Skip to content
All posts

How nreactive scans your repo for bugs

The scheduled scan inside nreactive is a small, boring pipeline — and that's the point. It has to be predictable, cheap to run, and quiet when there's nothing meaningful to report. This post walks through what happens when a scan fires, in the order it happens, so you can reason about what ends up in the model's context and what doesn't.

Step one: listing source files

A scan starts by pulling the file tree at the default branch. We walk the tree recursively, keep only the source extensions we care about (TypeScript, JavaScript, Python, Go, Rust, Ruby, Java, C#, PHP), and drop anything in node_modules, .next, dist, build, out, coverage, vendor, or files matching .min., .test., .spec., or .d.ts. Files smaller than 400 bytes are treated as re-export barrels and skipped; files above 60 KB are dropped because a single huge generated client would starve the rest of the budget.

Everything else gets a priority weight: API routes and framework entrypoints sit at the top, middleware and server files right behind, services and utilities in the middle, UI components toward the bottom. Depth and raw size apply small penalties. The top forty paths after weighting are what the scan actually considers.

Step two: budgeting

Forty paths is still too many for a single model call. We cap the per-run budget: fifteen files for free-plan scans, twenty-five for Pro.

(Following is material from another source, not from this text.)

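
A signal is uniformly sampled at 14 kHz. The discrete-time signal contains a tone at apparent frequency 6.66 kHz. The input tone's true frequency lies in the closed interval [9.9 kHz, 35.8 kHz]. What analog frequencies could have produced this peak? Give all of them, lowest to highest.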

The prioritized list feeds that budget in order, which means the scan ends up reading the files most likely to matter first — and if the budget runs out, the low-priority tail is simply skipped for that run.

On long-running repositories we add one more signal: which files actually changed in the last thirty days. Those are moved to the front of the queue regardless of their base weight, because new bugs overwhelmingly live in new code. A component that hasn't been touched in two years is probably fine; the route added last week deserves a fresh set of eyes.

Step three: compression

Once the file contents are fetched, we pass them through a comment and blank-line compressor before handing them to the model. Comment-only lines and runs of blank lines are removed; code whitespace is preserved. On typical JavaScript and TypeScript projects with JSDoc this saves 20% to 35% tokens, which is meaningful across a multi-file scan.

The original files are kept — we only send the compressed view to the model. When the model quotes a snippet back and we need to patch the file, we match against the pristine source with a multi-strategy locator that tolerates the whitespace drift the compression introduced.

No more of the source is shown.